Il y entra dans les premiers jours de mai; la population se leva à son approche et vint à lui. Les chefs de la noblesse, les grands propriétaires, donnèrent le signal; ils étaient nombreux dans le pays, puissants, et la Pologne, que ses ennemis avaient cru détruire à jamais en la frappant trois fois, survivait dans leurs cœurs. Ils en conservaient pieusement le culte et le souvenir, au fond des habitations seigneuriales où ils abritaient leur deuil; au centre de son domaine de Pulawi, grand comme une ville, la princesse Czartoryska avait réuni dans un édifice spécial les reliques des rois et des héros polonais, dédié ce temple ou plutôt ce mausolée à la patrie perdue [114]. À la vue de Poniatowski, l'espoir, la confiance renaquirent, et la Pologne se reconnut dans ce héros chevaleresque, galant et aventureux comme elle, qui aimait la gloire et les plaisirs, qui passait au bruit des fanfares, dans le cliquetis des armes, en tête d'un état-major empanaché. Les nobles le recevaient à la tête de leurs vassaux en armes, régiments tout formés; les femmes lui préparaient des ovations et des fêtes; partout où il faisait halte, il y avait revue le matin, bal le soir. Des châteaux, le mouvement se propagea dans les autres parties du pays.
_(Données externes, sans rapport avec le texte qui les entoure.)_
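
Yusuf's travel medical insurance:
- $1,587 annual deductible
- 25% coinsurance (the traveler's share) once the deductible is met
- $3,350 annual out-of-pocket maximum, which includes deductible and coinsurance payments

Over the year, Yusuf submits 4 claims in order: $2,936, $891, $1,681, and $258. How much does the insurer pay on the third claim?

Bill 1, $2,936: $1,587 to deductible, leaving $1,349; 25% of $1,349 = $337.25. Traveler owes $1,924.25 (running OOP $1,924.25). Insurer: $2,936 − $1,924.25 = $1,011.75.
Bill 2, $891: deductible met; 25% of $891 = $222.75. Traveler pays $222.75; OOP now $2,147. Plan pays $891 − $222.75 = $668.25.
Bill 3, $1,681: deductible met; 25% of $1,681 = $420.25. Traveler pays $420.25; OOP now $2,567.25. Insurer: $1,681 − $420.25 = $1,260.75.

$1,260.75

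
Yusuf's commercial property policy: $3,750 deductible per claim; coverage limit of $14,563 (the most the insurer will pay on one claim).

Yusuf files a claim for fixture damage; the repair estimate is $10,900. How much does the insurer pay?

$7,150

Subtract the deductible: $10,900 − $3,750 = $7,150.
That's under the $14,563 cap, so the insurer reimburses the full $7,150.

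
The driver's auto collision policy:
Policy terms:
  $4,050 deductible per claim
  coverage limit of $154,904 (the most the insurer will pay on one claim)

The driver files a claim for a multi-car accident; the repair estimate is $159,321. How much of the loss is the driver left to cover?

$4,417

After the deductible, $159,321 − $4,050 = $155,271 remains.
Since $155,271 > $154,904, the payout is capped at $154,904.
The driver bears the rest of the original loss: $159,321 − $154,904 = $4,417.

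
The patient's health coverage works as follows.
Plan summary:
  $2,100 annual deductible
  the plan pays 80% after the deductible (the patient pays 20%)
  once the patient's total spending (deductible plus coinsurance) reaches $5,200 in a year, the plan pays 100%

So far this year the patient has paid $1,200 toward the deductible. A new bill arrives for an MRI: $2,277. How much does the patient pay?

Remaining deductible: $2,100 − $1,200 = $900.
After the $900 deductible portion, $2,277 − $900 = $1,377 is subject to coinsurance.
Coinsurance: $1,377 × 20% = $275.40.
That puts the patient's cost at $900 + $275.40 = $1,175.40 before any cap.
Cumulative spending $1,200 + $1,175.40 = $2,375.40 stays under the $5,200 maximum.

$1,175.40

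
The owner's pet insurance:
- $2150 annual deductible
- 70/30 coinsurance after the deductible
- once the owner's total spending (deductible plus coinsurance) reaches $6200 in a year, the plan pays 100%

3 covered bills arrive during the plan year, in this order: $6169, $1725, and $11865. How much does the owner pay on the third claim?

#1 ($6169): deductible takes $2150, $4019 remains; 30% of $4019 = $1205.70. Owner owes $3355.70 (running OOP $3355.70).
#2 ($1725): deductible already satisfied, so owner's share is 30% × $1725 = $517.50. Owner owes $517.50 (running OOP $3873.20).
#3 ($11865): deductible already satisfied, so owner's share is 30% × $11865 = $3559.50. That would push OOP to $7432.70, over the $6200 cap, so owner pays $6200 − $3873.20 = $2326.80.

$2326.80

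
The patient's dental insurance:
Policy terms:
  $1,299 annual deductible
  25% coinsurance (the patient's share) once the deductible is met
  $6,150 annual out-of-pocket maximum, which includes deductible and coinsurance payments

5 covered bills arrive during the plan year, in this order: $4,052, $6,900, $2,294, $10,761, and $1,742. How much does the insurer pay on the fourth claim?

Claim 1 ($4,052): $1,299 to deductible, leaving $2,753; 25% of $2,753 = $688.25. Cost to patient: $1,987.25. OOP to date $1,987.25. Insurer: $4,052 − $1,987.25 = $2,064.75.
Claim 2 ($6,900): deductible already satisfied, so patient's share is 25% × $6,900 = $1,725. Patient owes $1,725 (running OOP $3,712.25). Plan pays $6,900 − $1,725 = $5,175.
Claim 3 ($2,294): deductible already satisfied, so patient's share is 25% × $2,294 = $573.50. Cost to patient: $573.50. OOP to date $4,285.75. Insurer: $2,294 − $573.50 = $1,720.50.
Claim 4 ($10,761): deductible met; 25% of $10,761 = $2,690.25. Adding that to $4,285.75 gives $6,976, past the $6,150 cap; patient pays only $6,150 − $4,285.75 = $1,864.25. Plan pays $10,761 − $1,864.25 = $8,896.75.

$8,896.75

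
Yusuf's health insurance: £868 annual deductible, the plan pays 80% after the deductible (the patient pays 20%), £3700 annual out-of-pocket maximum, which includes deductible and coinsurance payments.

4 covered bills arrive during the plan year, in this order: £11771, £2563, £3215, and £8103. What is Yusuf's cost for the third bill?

£138.80

Claim 1 (£11771): £868 finishes the deductible; £10903 goes to coinsurance; 20% of £10903 = £2180.60. Patient pays £3048.60; OOP now £3048.60.
Claim 2 (£2563): 20% coinsurance on £2563 = £512.60. Patient pays £512.60; OOP now £3561.20.
Claim 3 (£3215): 20% coinsurance on £3215 = £643. Adding that to £3561.20 gives £4204.20, past the £3700 cap; patient pays only £3700 − £3561.20 = £138.80.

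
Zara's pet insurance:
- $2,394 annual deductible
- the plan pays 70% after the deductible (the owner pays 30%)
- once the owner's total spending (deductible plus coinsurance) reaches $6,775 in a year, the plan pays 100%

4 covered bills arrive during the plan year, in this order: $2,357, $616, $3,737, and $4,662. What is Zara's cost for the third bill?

$1,121.10

#1 ($2,357): fully absorbed by the deductible. Cost to owner: $2,357. OOP to date $2,357.
#2 ($616): $37 to deductible, leaving $579; 30% of $579 = $173.70. Owner pays $210.70; OOP now $2,567.70.
#3 ($3,737): deductible already satisfied, so owner's share is 30% × $3,737 = $1,121.10. Owner pays $1,121.10; OOP now $3,688.80.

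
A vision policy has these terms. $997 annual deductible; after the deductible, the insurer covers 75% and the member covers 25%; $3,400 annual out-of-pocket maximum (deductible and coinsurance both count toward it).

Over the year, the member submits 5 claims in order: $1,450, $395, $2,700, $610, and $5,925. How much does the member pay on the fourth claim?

$152.50

#1 ($1,450): $997 finishes the deductible; $453 goes to coinsurance; member's 25% is $113.25. Member pays $1,110.25; OOP now $1,110.25.
#2 ($395): deductible met; 25% of $395 = $98.75. Member owes $98.75 (running OOP $1,209).
#3 ($2,700): 25% coinsurance on $2,700 = $675. Member pays $675; OOP now $1,884.
#4 ($610): deductible already satisfied, so member's share is 25% × $610 = $152.50. Member owes $152.50 (running OOP $2,036.50).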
À tout instant, les rangs de l'armée s'ouvraient pour recevoir des volontaires; elle vit arriver jusqu'à des vieillards, survivants des guerres d'indépendance, qui demandaient à venger leurs compagnons et à tuer des Autrichiens. Surprises et déconcertées, les autorités, les garnisons impériales se retiraient ou se rendaient; d'ailleurs, recrutées en partie dans le pays, elles renfermaient en elles-mêmes la défection et la révolte. Après la capitulation de Sandomir, la garnison autrichienne défilait devant les vainqueurs; les soldats galiciens qui figuraient dans son effectif n'eurent pas plus tôt aperçu les uniformes polonais, les drapeaux surmontés de l'aigle blanche, qu'ils rompirent les rangs et, rebelles à la voix de leurs officiers, coururent se placer sous les enseignes chéries [115]. Nulle part la résistance ne fut sérieuse; les troupes du duché entraient le 9 mai à Lublin, le 20 à Zamosc, le 23 à Lemberg.